Как прошел вечер, он не помнил. Воспоминания накатывались одно на другое. Их знакомство с Галиной под Сыктывкаром… Свадьба в Хановее…
Прогулка с женой и маленьким Володей по лесу, когда они в жаркий июльский полдень собирали в туесок пряные багровые ягоды земляники. Черники в том году почему-то уродилось мало, но им повезло — напали на богатый черничник. Сынишка набивал рот терпкими ягодами, и казалось, что он испачкался чернилами.
А потом сидели на поваленной березе, с аппетитом уплетали нехитрую еду — картошку в мундире, сало, огурцы.
Было очень светло, солнечно. Фенологи называют июль «пиком света», а Захар Петрович считал, что июль еще и «пик ягод и цветов». Яркие голубые незабудки, золотые бубенцы купальниц, белые россыпи ромашек, розово-дымные заросли иван-чая.
«Неужели это прошло навсегда? — думал Измайлов, лежа на диване. Может, то время было также пиком нашего счастья? Что ждет меня впереди?»

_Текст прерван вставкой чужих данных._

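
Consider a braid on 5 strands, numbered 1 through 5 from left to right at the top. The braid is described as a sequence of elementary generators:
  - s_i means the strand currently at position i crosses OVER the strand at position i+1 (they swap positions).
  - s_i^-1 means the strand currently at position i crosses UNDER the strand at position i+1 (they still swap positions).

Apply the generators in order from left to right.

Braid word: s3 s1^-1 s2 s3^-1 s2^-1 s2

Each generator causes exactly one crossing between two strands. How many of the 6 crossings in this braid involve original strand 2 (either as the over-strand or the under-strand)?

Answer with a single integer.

Answer: 1

Derivation:
Gen 1: crossing 3x4. Involves strand 2? no. Count so far: 0
Gen 2: crossing 1x2. Involves strand 2? yes. Count so far: 1
Gen 3: crossing 1x4. Involves strand 2? no. Count so far: 1
Gen 4: crossing 1x3. Involves strand 2? no. Count so far: 1
Gen 5: crossing 4x3. Involves strand 2? no. Count so far: 1
Gen 6: crossing 3x4. Involves strand 2? no. Count so far: 1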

Он так и не перебрался в постель, а, укрывшись пледом, забылся зыбким тревожным сном, где снова и снова являлись Галина, Володька, и все смешивалось — село Краснопрудное, Москва, Сыктывкар, Хановей и Зорянск.
Дубровск ему не снился.
Звонок в дверь показался Измайлову тоже сновидением. Он открыл глаза и в сером дождливом полумраке утренних сумерек не мог понять, что происходит.
Но звонок раздался снова. Робкий, короткий.
Захар Петрович вскочил с дивана. С замирающим сердцем прошел в коридор: неужели Галина?
На пороге стояла мать. С мокрым чемоданчиком в руках.
— Захар! — Она обхватила его шею сухонькими, но еще крепкими руками.
Мокрая косынка щекотала его щеки. Он вдруг почувствовал облегчение рядом родной, близкий человек.
— Мама! Неужели ты? — Он расцеловал ее лицо, все в капельках дождя. Это точно был дождь — мать не любила плакать.
— Твоих не разбудим? — тихо спросила она, когда Захар Петрович, притворив входную дверь, стал помогать ей снимать плащ.
— Проходи, — не ответил он на вопрос. — Что же ты без телеграммы, без звонка?